Use a rain gauge to measure just how much rainwater hits the garden and hold off on watering if Mother Nature already did it for you. If you want to be sure there’s enough moisture in the soil, check with a soil probe or moisture meter.
In most areas of the country, a healthy layer of a plant-based mulch like wood chips, shredded autumn leaves or pine straw is a great way to conserve water while building organic matter in the soil. Depending on the circumstances and the type of mulch used, between 1 and 3 inches of mulch prevents water loss to evaporation, feeds soil organisms that improve soil structure and limits weed competition.
Gardeners in naturally dry, rocky areas like the Southwest may find that gravel mulch is a better choice for their gardens. Gravel mulch minimizes evaporation and is a good choice around succulent or fuzzy plants that are adapted to dry environments. However, gravel mulches are much less effective at preventing weed growth in cooler, moist areas, and they don’t improve soil organic matter.
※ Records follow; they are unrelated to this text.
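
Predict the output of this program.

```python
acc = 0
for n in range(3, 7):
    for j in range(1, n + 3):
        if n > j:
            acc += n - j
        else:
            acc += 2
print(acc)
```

58

n=3,j=1: 3>1, acc = 0+2 = 2
n=3,j=2: 3>2, acc = 2+1 = 3
n=3,j=3: not 3>3, acc = 3+2 = 5
n=3,j=4: not 3>4, acc = 5+2 = 7
n=3,j=5: not 3>5, acc = 7+2 = 9
n=4,j=1: 4>1, acc = 9+3 = 12
n=4,j=2: 4>2, acc = 12+2 = 14
n=4,j=3: 4>3, acc = 14+1 = 15
n=4,j=4: not 4>4, acc = 15+2 = 17
n=4,j=5: not 4>5, acc = 17+2 = 19
n=4,j=6: not 4>6, acc = 19+2 = 21
n=5,j=1: 5>1, acc = 21+4 = 25
n=5,j=2: 5>2, acc = 25+3 = 28
n=5,j=3: 5>3, acc = 28+2 = 30
n=5,j=4: 5>4, acc = 30+1 = 31
n=5,j=5: not 5>5, acc = 31+2 = 33
n=5,j=6: not 5>6, acc = 33+2 = 35
n=5,j=7: not 5>7, acc = 35+2 = 37
n=6,j=1: 6>1, acc = 37+5 = 42
n=6,j=2: 6>2, acc = 42+4 = 46
n=6,j=3: 6>3, acc = 46+3 = 49
n=6,j=4: 6>4, acc = 49+2 = 51
n=6,j=5: 6>5, acc = 51+1 = 52
n=6,j=6: not 6>6, acc = 52+2 = 54
n=6,j=7: not 6>7, acc = 54+2 = 56
n=6,j=8: not 6>8, acc = 56+2 = 58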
Only Fertilize if There's a Deficiency
Using fertilizers in moderation can be great when water isn’t a limiting factor. Unfortunately, excess nutrients in a garden bed can limit plants’ ability to easily absorb water from the soil. The good news is that many drought-resistant plants seem to grow best without added fertilizer and can actually become more loose and leggy when fertilized. If you notice nutrient deficiency symptoms on a plant, reach out to your local extension service for help with a plant tissue analysis to find out if there is a fertility issue.
5. Be Flexible
One of the most important lessons for water-mindful gardeners is to be open to change. Any form of gardening is an experiment and your garden may need to be edited as it grows. Some plants may need to be replaced, garden beds may need to be reoriented and so on. The possibility of change and the opportunity to improve are part of what makes gardening so fun!